As Nann and Dreamwalker Dance Company have worked to build their vision in Toronto, they have also been working towards expanding the possibilities of The Whole Shebang beyond the city limits. A three-year Ontario Trillium Foundation grant has allowed Nann to introduce the methodology of “The Shebang Process” to the communities of Kingston, Guelph, Niagara (St. Catharines) and Burlington under the banner of The Ontario Shebang. For the past three years, Nann and The Whole Shebang team have been working with artists from each region, building both a collective identity and a creative direction via residencies, workshops and community forums. Over the 2015/16 season, The Ontario Shebang will culminate with full-scale theatrical and/or site-specific productions, sharing publicly the fruits of these community collaborations.
Guelph saw the completion of this process in September 2015 with three shows at the River Run Centre as part of Culture Days, and I spoke with local writer Claire Tacon about her involvement. She gave me insight into both her experience and into the process itself. “For me,” Tacon says, “the Shebang’s greatest benefit was the chance to learn from my fellow artists. We each had the chance to describe our own creative practice and to lead the group in an exercise from our own discipline. These glimpses into alternate routes to creation were a gift.” As a fiction writer situated alongside two dancers, two musicians and an interdisciplinary media artist, she was concerned off the top about how her form would fit into a performance-based collaboration, but she cites Nann’s passion for movement-based improvisation as being “infectious” and ultimately an effective means of developing an idea. “The skills at the core of her practice — listening, taking action — provided us with a platform for collaboration. Often we would break out into groups of two or three to explore a concept or to see how we could translate it to our own discipline.” Through this process, Tacon developed both a chapbook — an experiment in translating dance improvisation into writing — and an interactive installation piece involving a room full of typewriters, which played on a collectively developed theme of feedback in the form of advice.

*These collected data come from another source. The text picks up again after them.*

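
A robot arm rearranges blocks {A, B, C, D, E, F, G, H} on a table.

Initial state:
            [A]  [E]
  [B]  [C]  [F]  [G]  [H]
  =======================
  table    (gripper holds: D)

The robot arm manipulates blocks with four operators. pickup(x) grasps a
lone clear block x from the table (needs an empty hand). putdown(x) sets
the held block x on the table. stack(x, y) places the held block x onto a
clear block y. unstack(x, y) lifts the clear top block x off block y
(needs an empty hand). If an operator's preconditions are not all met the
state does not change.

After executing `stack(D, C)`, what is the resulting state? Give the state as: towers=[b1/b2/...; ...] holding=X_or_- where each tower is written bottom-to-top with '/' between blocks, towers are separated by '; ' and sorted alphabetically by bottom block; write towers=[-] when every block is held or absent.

before: towers=[B; C; F/A; G/E; H] holding=D
pre[stack(D, C)]: holding(D) yes, clear(C) yes, D≠C yes
all met → apply stack(D, C)
after:  towers=[B; C/D; F/A; G/E; H] holding=-

towers=[B; C/D; F/A; G/E; H] holding=-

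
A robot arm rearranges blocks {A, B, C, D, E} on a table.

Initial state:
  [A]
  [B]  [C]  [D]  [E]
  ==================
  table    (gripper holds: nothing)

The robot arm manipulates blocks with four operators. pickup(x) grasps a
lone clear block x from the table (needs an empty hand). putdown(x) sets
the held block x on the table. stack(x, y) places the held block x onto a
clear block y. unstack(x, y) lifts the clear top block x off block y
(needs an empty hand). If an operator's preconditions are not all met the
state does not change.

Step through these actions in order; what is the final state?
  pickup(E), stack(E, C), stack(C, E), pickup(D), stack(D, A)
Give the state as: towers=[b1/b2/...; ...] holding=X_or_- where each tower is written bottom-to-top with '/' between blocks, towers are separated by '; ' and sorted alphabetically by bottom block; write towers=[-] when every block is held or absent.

towers=[B/A/D; C/E] holding=-

step 1 (pickup(E)): towers=[B/A; C; D] holding=E
step 2 (stack(E, C)): towers=[B/A; C/E; D] holding=-
step 3 (stack(C, E)) [no-op]: towers=[B/A; C/E; D] holding=-
step 4 (pickup(D)): towers=[B/A; C/E] holding=D
step 5 (stack(D, A)): towers=[B/A/D; C/E] holding=-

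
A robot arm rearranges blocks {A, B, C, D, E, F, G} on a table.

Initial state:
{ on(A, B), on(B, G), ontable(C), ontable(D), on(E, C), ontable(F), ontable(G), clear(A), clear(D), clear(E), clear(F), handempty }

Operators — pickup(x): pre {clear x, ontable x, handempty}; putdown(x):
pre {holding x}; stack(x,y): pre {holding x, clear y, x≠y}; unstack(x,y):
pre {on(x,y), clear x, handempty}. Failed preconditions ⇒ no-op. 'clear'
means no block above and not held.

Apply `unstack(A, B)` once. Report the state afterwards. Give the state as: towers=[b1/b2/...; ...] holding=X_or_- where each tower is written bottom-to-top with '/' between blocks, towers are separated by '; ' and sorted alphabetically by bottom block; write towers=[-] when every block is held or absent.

towers=[C/E; D; F; G/B] holding=A

before: towers=[C/E; D; F; G/B/A] holding=-
pre[unstack(A, B)]: on(A,B) yes, clear(A) yes, handempty yes
all met → apply unstack(A, B)
after:  towers=[C/E; D; F; G/B] holding=A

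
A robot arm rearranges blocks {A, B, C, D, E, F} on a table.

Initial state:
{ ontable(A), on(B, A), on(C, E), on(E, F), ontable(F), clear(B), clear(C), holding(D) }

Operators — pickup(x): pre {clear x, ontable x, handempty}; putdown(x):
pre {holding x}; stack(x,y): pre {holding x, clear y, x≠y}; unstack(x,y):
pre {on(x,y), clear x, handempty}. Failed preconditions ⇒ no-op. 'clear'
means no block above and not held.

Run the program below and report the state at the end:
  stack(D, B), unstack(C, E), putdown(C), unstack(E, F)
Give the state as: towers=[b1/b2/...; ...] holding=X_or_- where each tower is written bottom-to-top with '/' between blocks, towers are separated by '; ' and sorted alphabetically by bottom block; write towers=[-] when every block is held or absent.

step 1 (stack(D, B)): towers=[A/B/D; F/E/C] holding=-
step 2 (unstack(C, E)): towers=[A/B/D; F/E] holding=C
step 3 (putdown(C)): towers=[A/B/D; C; F/E] holding=-
step 4 (unstack(E, F)): towers=[A/B/D; C; F] holding=E

towers=[A/B/D; C; F] holding=E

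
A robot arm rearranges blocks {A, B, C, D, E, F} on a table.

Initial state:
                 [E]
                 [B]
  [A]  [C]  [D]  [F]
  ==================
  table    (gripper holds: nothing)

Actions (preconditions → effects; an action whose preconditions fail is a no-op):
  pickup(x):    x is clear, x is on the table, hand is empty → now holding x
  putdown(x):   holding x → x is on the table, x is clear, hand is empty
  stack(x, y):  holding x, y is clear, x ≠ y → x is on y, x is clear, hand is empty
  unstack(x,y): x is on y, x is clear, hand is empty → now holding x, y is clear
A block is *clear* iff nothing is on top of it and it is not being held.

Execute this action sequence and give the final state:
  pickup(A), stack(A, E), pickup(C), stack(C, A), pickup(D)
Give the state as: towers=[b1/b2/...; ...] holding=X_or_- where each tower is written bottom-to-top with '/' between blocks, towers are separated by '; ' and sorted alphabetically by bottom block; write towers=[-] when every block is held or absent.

step 1 (pickup(A)): towers=[C; D; F/B/E] holding=A
step 2 (stack(A, E)): towers=[C; D; F/B/E/A] holding=-
step 3 (pickup(C)): towers=[D; F/B/E/A] holding=C
step 4 (stack(C, A)): towers=[D; F/B/E/A/C] holding=-
step 5 (pickup(D)): towers=[F/B/E/A/C] holding=D

towers=[F/B/E/A/C] holding=D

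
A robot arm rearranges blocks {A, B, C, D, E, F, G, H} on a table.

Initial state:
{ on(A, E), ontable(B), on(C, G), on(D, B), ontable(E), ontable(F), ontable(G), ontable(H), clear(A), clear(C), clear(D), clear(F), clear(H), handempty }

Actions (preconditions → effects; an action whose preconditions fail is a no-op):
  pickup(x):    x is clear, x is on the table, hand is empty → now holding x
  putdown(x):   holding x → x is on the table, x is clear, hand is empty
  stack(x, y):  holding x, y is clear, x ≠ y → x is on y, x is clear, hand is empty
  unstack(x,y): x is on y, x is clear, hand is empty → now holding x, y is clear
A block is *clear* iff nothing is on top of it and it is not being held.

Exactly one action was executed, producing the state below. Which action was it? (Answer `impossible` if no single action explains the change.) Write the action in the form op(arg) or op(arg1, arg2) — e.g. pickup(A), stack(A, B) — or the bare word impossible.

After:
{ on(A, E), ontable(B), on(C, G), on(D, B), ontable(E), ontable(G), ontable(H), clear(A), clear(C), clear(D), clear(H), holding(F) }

target: towers=[B/D; E/A; G/C; H] holding=F
     unstack(A, E) → towers=[B/D; E; F; G/C; H] holding=A
         pickup(H) → towers=[B/D; E/A; F; G/C] holding=H
         pickup(F) → towers=[B/D; E/A; G/C; H] holding=F  ← match
     unstack(D, B) → towers=[B; E/A; F; G/C; H] holding=D
     unstack(C, G) → towers=[B/D; E/A; F; G; H] holding=C

pickup(F)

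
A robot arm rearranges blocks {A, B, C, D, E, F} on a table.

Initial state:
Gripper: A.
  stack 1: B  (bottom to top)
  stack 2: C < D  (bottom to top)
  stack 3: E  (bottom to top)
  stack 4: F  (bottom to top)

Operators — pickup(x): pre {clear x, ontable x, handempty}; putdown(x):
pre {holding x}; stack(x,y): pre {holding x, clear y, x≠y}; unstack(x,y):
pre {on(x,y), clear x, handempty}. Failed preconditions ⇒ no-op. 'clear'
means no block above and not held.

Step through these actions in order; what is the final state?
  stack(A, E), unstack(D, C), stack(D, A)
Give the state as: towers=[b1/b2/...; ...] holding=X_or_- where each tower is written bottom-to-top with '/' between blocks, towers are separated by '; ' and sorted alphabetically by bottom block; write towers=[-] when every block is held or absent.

step 1 (stack(A, E)): towers=[B; C/D; E/A; F] holding=-
step 2 (unstack(D, C)): towers=[B; C; E/A; F] holding=D
step 3 (stack(D, A)): towers=[B; C; E/A/D; F] holding=-

towers=[B; C; E/A/D; F] holding=-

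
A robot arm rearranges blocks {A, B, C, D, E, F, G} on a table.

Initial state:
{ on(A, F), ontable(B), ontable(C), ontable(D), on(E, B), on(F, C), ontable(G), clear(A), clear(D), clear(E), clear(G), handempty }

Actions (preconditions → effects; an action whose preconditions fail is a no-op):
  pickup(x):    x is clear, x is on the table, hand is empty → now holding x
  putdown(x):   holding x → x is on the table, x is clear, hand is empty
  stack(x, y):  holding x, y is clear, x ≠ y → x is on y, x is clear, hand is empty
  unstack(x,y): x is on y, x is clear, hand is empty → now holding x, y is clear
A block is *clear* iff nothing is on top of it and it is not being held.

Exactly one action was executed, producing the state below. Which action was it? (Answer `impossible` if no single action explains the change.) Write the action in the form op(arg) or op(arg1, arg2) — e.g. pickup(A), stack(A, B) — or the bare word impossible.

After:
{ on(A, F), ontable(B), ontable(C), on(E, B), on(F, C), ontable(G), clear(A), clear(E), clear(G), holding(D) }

target: towers=[B/E; C/F/A; G] holding=D
         pickup(G) → towers=[B/E; C/F/A; D] holding=G
         pickup(D) → towers=[B/E; C/F/A; G] holding=D  ← match
     unstack(A, F) → towers=[B/E; C/F; D; G] holding=A
     unstack(E, B) → towers=[B; C/F/A; D; G] holding=E

pickup(D)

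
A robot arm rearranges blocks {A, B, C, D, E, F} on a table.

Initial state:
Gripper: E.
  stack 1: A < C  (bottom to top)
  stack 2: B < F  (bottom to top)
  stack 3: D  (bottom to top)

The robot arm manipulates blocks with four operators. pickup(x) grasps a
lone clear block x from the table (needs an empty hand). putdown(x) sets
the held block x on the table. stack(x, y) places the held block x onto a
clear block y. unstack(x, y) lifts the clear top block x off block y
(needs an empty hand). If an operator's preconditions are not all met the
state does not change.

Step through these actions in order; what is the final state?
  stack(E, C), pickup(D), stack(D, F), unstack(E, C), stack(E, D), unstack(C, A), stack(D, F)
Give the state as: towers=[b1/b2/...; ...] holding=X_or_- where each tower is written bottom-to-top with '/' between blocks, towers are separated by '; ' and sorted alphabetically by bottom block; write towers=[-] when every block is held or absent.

towers=[A; B/F/D/E] holding=C

step 1 (stack(E, C)): towers=[A/C/E; B/F; D] holding=-
step 2 (pickup(D)): towers=[A/C/E; B/F] holding=D
step 3 (stack(D, F)): towers=[A/C/E; B/F/D] holding=-
step 4 (unstack(E, C)): towers=[A/C; B/F/D] holding=E
step 5 (stack(E, D)): towers=[A/C; B/F/D/E] holding=-
step 6 (unstack(C, A)): towers=[A; B/F/D/E] holding=C
step 7 (stack(D, F)) [no-op]: towers=[A; B/F/D/E] holding=C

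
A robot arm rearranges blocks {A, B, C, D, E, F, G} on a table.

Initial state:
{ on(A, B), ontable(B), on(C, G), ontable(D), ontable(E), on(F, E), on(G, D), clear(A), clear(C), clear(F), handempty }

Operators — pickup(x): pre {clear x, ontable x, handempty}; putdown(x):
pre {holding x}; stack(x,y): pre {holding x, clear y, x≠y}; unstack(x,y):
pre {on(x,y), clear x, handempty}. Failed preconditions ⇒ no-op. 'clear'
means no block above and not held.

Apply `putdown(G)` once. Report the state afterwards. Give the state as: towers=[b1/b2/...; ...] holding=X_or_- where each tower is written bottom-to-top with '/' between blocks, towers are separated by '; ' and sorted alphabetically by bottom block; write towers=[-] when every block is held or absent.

before: towers=[B/A; D/G/C; E/F] holding=-
pre[putdown(G)]: holding(G) ✗
holding(G) unmet → putdown(G) is a no-op
after:  towers=[B/A; D/G/C; E/F] holding=-

towers=[B/A; D/G/C; E/F] holding=-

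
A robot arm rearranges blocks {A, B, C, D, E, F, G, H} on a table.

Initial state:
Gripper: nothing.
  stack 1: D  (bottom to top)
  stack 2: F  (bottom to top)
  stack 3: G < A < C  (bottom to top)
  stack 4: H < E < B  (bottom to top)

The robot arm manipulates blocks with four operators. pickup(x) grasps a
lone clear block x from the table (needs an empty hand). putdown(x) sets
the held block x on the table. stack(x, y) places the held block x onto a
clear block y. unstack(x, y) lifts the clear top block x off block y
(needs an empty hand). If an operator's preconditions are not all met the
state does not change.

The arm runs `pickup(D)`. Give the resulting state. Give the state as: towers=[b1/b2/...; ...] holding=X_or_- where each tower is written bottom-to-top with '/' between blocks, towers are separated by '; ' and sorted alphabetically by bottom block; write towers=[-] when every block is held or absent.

before: towers=[D; F; G/A/C; H/E/B] holding=-
pre[pickup(D)]: clear(D) ok, ontable(D) ok, handempty ok
all met → apply pickup(D)
after:  towers=[F; G/A/C; H/E/B] holding=D

towers=[F; G/A/C; H/E/B] holding=D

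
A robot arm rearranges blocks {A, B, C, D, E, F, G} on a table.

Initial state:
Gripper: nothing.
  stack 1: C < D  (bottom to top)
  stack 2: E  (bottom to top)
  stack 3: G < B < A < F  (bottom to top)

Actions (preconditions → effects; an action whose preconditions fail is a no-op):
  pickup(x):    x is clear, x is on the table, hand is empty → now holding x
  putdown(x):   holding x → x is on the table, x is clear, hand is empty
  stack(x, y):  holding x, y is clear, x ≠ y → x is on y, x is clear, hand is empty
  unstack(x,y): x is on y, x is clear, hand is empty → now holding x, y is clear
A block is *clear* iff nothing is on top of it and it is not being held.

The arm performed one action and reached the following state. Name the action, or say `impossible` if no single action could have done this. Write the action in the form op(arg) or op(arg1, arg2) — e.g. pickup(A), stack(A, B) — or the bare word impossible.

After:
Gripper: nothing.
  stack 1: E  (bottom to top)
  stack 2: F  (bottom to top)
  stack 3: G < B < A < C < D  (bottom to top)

target: towers=[E; F; G/B/A/C/D] holding=-
     unstack(F, A) → towers=[C/D; E; G/B/A] holding=F
     unstack(D, C) → towers=[C; E; G/B/A/F] holding=D
         pickup(E) → towers=[C/D; G/B/A/F] holding=E
none of the 3 applicable actions match → impossible

impossible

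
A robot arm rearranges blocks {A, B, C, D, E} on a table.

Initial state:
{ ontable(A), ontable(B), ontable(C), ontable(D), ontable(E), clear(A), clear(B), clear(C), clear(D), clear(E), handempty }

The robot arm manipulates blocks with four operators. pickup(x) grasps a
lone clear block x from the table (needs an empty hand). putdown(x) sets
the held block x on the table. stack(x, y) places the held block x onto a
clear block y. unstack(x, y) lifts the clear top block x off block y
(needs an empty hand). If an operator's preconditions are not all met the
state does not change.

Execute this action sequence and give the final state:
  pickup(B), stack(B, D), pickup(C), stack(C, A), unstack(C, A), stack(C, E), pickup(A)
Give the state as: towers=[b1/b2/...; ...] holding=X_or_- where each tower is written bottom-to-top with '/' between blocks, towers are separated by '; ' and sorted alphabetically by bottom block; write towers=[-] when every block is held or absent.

step 1 (pickup(B)): towers=[A; C; D; E] holding=B
step 2 (stack(B, D)): towers=[A; C; D/B; E] holding=-
step 3 (pickup(C)): towers=[A; D/B; E] holding=C
step 4 (stack(C, A)): towers=[A/C; D/B; E] holding=-
step 5 (unstack(C, A)): towers=[A; D/B; E] holding=C
step 6 (stack(C, E)): towers=[A; D/B; E/C] holding=-
step 7 (pickup(A)): towers=[D/B; E/C] holding=A

towers=[D/B; E/C] holding=A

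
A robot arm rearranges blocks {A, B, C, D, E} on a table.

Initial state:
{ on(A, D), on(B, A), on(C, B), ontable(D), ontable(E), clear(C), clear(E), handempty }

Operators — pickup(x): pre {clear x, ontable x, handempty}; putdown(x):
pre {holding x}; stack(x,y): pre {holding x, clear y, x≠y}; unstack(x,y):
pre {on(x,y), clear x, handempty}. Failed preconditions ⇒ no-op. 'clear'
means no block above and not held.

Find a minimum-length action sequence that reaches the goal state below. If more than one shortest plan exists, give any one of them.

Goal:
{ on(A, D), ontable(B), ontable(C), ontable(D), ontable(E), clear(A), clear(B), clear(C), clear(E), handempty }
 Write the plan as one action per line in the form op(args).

unstack(C, B)
putdown(C)
unstack(B, A)
putdown(B)

step 1 (unstack(C, B)): towers=[D/A/B; E] holding=C
step 2 (putdown(C)): towers=[C; D/A/B; E] holding=-
step 3 (unstack(B, A)): towers=[C; D/A; E] holding=B
step 4 (putdown(B)): towers=[B; C; D/A; E] holding=-
goal check: towers=[B; C; D/A; E] holding=- — reached (length 4, optimal by BFS)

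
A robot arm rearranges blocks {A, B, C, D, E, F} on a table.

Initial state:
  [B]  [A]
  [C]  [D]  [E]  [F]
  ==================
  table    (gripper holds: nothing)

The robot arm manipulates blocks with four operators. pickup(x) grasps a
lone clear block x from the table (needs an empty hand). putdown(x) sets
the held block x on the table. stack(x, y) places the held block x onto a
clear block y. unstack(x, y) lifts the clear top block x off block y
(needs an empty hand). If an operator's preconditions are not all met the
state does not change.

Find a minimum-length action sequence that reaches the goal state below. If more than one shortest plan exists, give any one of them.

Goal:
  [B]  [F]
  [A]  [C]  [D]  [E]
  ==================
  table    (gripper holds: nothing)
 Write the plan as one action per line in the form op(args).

unstack(A, D)
putdown(A)
unstack(B, C)
stack(B, A)
pickup(F)
stack(F, C)

step 1 (unstack(A, D)): towers=[C/B; D; E; F] holding=A
step 2 (putdown(A)): towers=[A; C/B; D; E; F] holding=-
step 3 (unstack(B, C)): towers=[A; C; D; E; F] holding=B
step 4 (stack(B, A)): towers=[A/B; C; D; E; F] holding=-
step 5 (pickup(F)): towers=[A/B; C; D; E] holding=F
step 6 (stack(F, C)): towers=[A/B; C/F; D; E] holding=-
goal check: towers=[A/B; C/F; D; E] holding=- — reached (length 6, optimal by BFS)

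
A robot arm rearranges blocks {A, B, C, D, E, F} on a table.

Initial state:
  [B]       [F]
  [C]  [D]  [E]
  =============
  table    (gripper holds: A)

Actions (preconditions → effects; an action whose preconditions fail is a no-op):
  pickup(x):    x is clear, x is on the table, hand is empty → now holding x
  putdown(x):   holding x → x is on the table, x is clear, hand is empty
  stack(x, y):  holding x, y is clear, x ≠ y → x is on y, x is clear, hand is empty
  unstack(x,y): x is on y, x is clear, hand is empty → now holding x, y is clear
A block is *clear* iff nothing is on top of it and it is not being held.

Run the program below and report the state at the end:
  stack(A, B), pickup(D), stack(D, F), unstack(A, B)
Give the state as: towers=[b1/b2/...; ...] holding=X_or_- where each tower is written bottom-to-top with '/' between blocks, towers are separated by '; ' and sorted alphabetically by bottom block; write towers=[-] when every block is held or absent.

towers=[C/B; E/F/D] holding=A

step 1 (stack(A, B)): towers=[C/B/A; D; E/F] holding=-
step 2 (pickup(D)): towers=[C/B/A; E/F] holding=D
step 3 (stack(D, F)): towers=[C/B/A; E/F/D] holding=-
step 4 (unstack(A, B)): towers=[C/B; E/F/D] holding=A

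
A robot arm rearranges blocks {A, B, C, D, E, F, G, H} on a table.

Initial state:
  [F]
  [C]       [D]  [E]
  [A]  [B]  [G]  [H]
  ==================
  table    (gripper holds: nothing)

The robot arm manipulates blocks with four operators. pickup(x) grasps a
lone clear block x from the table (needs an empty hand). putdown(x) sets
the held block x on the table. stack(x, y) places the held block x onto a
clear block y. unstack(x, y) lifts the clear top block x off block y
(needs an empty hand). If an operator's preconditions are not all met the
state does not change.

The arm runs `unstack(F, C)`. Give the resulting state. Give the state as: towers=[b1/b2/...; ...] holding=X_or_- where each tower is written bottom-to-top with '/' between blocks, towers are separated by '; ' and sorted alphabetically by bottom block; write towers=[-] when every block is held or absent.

before: towers=[A/C/F; B; G/D; H/E] holding=-
pre[unstack(F, C)]: on(F,C) ok, clear(F) ok, handempty ok
all met → apply unstack(F, C)
after:  towers=[A/C; B; G/D; H/E] holding=F

towers=[A/C; B; G/D; H/E] holding=F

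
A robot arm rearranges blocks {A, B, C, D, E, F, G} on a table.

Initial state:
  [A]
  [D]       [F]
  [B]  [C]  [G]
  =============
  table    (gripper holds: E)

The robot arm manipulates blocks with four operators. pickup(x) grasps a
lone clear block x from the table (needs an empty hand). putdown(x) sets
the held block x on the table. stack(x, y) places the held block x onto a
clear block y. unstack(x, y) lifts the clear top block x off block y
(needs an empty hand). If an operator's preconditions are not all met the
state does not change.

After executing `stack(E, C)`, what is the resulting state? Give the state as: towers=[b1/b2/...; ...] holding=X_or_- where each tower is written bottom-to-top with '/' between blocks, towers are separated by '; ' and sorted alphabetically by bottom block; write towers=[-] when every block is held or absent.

before: towers=[B/D/A; C; G/F] holding=E
pre[stack(E, C)]: holding(E) ok, clear(C) ok, E≠C ok
all met → apply stack(E, C)
after:  towers=[B/D/A; C/E; G/F] holding=-

towers=[B/D/A; C/E; G/F] holding=-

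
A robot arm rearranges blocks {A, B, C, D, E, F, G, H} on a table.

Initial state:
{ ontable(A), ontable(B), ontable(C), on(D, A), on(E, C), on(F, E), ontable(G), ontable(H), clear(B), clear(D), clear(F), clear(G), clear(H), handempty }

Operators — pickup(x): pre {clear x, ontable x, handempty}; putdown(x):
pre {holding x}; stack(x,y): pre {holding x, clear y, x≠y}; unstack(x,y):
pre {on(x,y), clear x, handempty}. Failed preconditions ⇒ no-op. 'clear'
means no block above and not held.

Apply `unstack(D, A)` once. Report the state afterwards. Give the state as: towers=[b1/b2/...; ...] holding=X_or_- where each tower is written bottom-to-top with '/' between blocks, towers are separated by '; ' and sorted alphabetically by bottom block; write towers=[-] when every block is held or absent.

towers=[A; B; C/E/F; G; H] holding=D

before: towers=[A/D; B; C/E/F; G; H] holding=-
pre[unstack(D, A)]: on(D,A) ✓, clear(D) ✓, handempty ✓
all met → apply unstack(D, A)
after:  towers=[A; B; C/E/F; G; H] holding=D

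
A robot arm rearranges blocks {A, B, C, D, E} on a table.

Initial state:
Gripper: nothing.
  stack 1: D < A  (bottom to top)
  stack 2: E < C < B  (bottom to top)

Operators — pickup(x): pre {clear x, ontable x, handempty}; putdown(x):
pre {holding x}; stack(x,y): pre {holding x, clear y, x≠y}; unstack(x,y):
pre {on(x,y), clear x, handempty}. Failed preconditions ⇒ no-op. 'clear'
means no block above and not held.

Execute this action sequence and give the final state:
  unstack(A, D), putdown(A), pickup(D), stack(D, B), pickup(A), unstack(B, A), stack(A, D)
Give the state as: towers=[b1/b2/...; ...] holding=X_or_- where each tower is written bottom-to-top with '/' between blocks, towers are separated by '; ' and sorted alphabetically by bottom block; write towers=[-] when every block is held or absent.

towers=[E/C/B/D/A] holding=-

step 1 (unstack(A, D)): towers=[D; E/C/B] holding=A
step 2 (putdown(A)): towers=[A; D; E/C/B] holding=-
step 3 (pickup(D)): towers=[A; E/C/B] holding=D
step 4 (stack(D, B)): towers=[A; E/C/B/D] holding=-
step 5 (pickup(A)): towers=[E/C/B/D] holding=A
step 6 (unstack(B, A)) [no-op]: towers=[E/C/B/D] holding=A
step 7 (stack(A, D)): towers=[E/C/B/D/A] holding=-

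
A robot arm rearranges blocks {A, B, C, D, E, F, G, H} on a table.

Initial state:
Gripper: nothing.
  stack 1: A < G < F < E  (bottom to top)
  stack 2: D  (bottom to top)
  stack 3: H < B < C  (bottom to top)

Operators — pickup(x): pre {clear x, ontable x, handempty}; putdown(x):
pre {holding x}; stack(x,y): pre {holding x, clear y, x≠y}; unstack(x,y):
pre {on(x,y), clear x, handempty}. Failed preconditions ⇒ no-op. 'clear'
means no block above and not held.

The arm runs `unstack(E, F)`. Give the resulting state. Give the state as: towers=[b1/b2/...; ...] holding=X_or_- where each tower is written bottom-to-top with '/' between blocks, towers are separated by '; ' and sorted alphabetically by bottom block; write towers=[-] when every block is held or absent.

towers=[A/G/F; D; H/B/C] holding=E

before: towers=[A/G/F/E; D; H/B/C] holding=-
pre[unstack(E, F)]: on(E,F) ✓, clear(E) ✓, handempty ✓
all met → apply unstack(E, F)
after:  towers=[A/G/F; D; H/B/C] holding=E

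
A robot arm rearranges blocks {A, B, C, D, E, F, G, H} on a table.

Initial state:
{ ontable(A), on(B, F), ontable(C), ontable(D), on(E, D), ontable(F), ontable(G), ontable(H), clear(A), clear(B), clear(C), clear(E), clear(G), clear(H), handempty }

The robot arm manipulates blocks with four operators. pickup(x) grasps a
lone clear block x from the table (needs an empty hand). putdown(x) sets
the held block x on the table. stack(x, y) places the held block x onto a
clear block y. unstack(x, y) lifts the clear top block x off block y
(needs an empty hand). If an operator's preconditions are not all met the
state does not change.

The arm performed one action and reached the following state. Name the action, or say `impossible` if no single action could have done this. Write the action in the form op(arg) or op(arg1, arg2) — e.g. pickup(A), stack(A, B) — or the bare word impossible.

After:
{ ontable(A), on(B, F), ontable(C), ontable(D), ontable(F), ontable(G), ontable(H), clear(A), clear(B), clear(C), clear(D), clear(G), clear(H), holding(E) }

unstack(E, D)

target: towers=[A; C; D; F/B; G; H] holding=E
         pickup(G) → towers=[A; C; D/E; F/B; H] holding=G
         pickup(A) → towers=[C; D/E; F/B; G; H] holding=A
     unstack(E, D) → towers=[A; C; D; F/B; G; H] holding=E  ← match
         pickup(H) → towers=[A; C; D/E; F/B; G] holding=H
     unstack(B, F) → towers=[A; C; D/E; F; G; H] holding=B
         pickup(C) → towers=[A; D/E; F/B; G; H] holding=C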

In hearing Tacon’s feedback, it’s easy to see how participating artists can profit from this kind of project. She speaks too to the potential impact for both the greater arts community and Guelph citizens at large. “It’s hard to tell at this stage where the connections forged by the Shebang will lead, but I hope that it will result in more cross-pollination between different disciplines,” Tacon says. She is equally hopeful about how people will view the River Run Centre after the space was opened in new ways to the public for The Guelph Shebang. “When people visit a regional theatre, they are only allowed into a slice of the building, and their role is often passive. I hope that having had this permission to explore the whole theatre will give the public greater ownership over this civic space.” Whatever the result, it’s apparent that by weaving together the connecting threads of our disparate arts communities, Nann is allowing the artists involved and the audiences they engage with to explore and share in new ways of seeing and being. And in the arts — the original sharing economy — this embrace of openness and imagination is key to building communities that can develop and thrive.